Divorced Israeli fathers have filed multiple multi-million dollar lawsuits in the United States against funds including the International Fellowship of Christians and Jews and the New Israel Fund (NIF), as well as Israeli Welfare Minister Moshe Cachlon and Minister of Justice Yaakov Ne'eman, and several women's organizations. More fathers are expected to join the existing lawsuits in the coming weeks.
A lawsuit based on the Alien Tort Claims Act was filed in the Federal Court in Newark, New Jersey by an Israeli father, Sharon Ben-Haim, and two dual Israeli-U.S. citizens, Likud Central Committee member Gamliel Elmalem and Sol Havivi. The lawsuit's defendants include Supreme Court Judge Edna Arbel, Rabbi Daniel Edri of the Haifa District Rabbinical Court, and three top welfare officers – Simona Steinmetz, Batya Artman and Niva Milner.
The lawsuit seeks over $26 million from each defendant, “for gross violations of human rights and torture arising out of an institutionalized discriminatory policy of disengaging and separating fathers from their minor children."
A U.S. court has found that Ben-Haim's ex-wife kidnapped their two year-old daughter from the U.S. to Israel.

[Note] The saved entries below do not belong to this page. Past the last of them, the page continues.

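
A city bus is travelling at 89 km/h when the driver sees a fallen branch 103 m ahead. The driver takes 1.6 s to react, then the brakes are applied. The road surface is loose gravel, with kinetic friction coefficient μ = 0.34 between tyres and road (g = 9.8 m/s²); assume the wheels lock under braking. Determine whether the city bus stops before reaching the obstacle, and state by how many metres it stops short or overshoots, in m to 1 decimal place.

No — it overshoots by 28.3 m

89 km/h ÷ 3.6 = 24.7222 m/s.
a = μg = 0.34 × 9.8 = 3.332 m/s².
Reaction distance = 24.7222 × 1.6 = 39.556 m.
Braking distance = v²/(2a) = 611.187 / 6.664 = 91.715 m.
Total stopping distance = 39.556 + 91.715 = 131.271 m, vs 103 m available — it cannot stop in time and overshoots by 131.271 − 103 = 28.271 m.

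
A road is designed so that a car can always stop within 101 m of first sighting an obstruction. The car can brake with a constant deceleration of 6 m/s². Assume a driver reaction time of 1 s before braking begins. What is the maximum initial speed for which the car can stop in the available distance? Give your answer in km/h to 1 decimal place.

Maximum speed ≈ 105.6 km/h

Stopping distance: v·t_r + v²/(2a) = 101 with t_r = 1 s and a = 6.000 m/s².
So v² + 12.000 v − 1212.00 = 0.
Positive root: v = −a·t_r + √((a·t_r)² + 2a·d) = −6.000 + √(36.000 + 1212.00) = 29.3270 m/s.
29.3270 m/s × 3.6 = 105.577 km/h.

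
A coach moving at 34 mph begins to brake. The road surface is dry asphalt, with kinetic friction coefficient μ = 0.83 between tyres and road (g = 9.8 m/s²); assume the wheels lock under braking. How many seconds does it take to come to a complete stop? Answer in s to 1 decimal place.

34 mph × 0.44704 = 15.1994 m/s.
a = μg = 0.83 × 9.8 = 8.134 m/s².
Braking time = v/a = 15.1994 / 8.134 = 1.869 s.

Braking time ≈ 1.9 s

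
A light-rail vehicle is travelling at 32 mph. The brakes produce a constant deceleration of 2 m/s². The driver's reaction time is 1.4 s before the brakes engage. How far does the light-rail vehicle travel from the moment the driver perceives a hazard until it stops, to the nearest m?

32 mph × 0.44704 = 14.3053 m/s.
Reaction distance = v·t_r = 14.3053 × 1.4 = 20.027 m.
Braking distance = v²/(2a) = 14.3053² / (2 × 2.000) = 204.642 / 4.000 = 51.160 m.
Total = 20.027 + 51.160 = 71.187 m.

Total stopping distance ≈ 71 m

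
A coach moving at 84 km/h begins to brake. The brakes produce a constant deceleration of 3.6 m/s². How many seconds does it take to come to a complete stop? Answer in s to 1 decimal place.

84 km/h ÷ 3.6 = 23.3333 m/s.
Braking time = v/a = 23.3333 / 3.600 = 6.481 s.

Braking time ≈ 6.5 s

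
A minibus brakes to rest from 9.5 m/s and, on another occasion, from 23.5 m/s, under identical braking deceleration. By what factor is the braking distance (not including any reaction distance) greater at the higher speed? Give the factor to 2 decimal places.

Factor ≈ 6.12

Braking distance d = v²/(2a), so with a fixed, d ∝ v².
Factor = (23.5/9.5)² = 2.4737² = 6.1192.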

When New Jersey Superior Court Judge Bonnie Mizdol ruled that the daughter must be returned to the U.S., the Israeli Supreme Court, in a panel headed by Judge Arbel, chose to ignore her ruling. Judge Mizdol determined that the Supreme Court of Israel acted in contravention of the Hague Convention and refused, in turn, to accept its decision. She again ordered that the girl be returned to the U.S., but Israeli authorities are not complying with her decision.
Regarding the ICFJ, the lawsuit states that its president, Rabbi Yechiel Eckstein, has been misleading his donors, most of whom are devout Christians who believe in the unity of the family, by transferring money to bodies in Israel that encourage divorce and "single parent" households.
The IFCJ, NIF and the German Konrad Adenauer Stiftung (KAS) are blamed for supporting institutions and organizations which allegedly "spread gender propaganda, encourage hatred between the sexes, foment discord between men and women and increase the maltreatment of divorced fathers and their forced separation from their children."
The plaintiffs say that Israel discriminates against fathers by forcing 20%-25% children of divorce to see their fathers in supervised "visitation centers" for one hour a week – a rate of supervised visitation that is more than 10 times higher than in the United States. Child support payments in Israel are four times higher on average than in the U.S., they claim, compared to earnings.
Two additional $20M lawsuits against bodies that donate to Israeli women's organizations were filed by David Weisskopf, an American living in Israel, who was completely cut off from seeing his small children by the welfare system for several months before being forced into a supervised visitation center for over a year.
The IFCJ responded thus to our inquiry: "Four years ago the Fellowship gave a gift of $375,000 to a number of organizations to build playgrounds for children in 52 day care centers in Israel. One of those groups was Na'amat. Recently we received notice of the lawsuit against a who's who in Israel listing us as well. The matter is being handled by attorneys."
Attempts to receive the reactions of the NIF and the KAS were unsuccessful.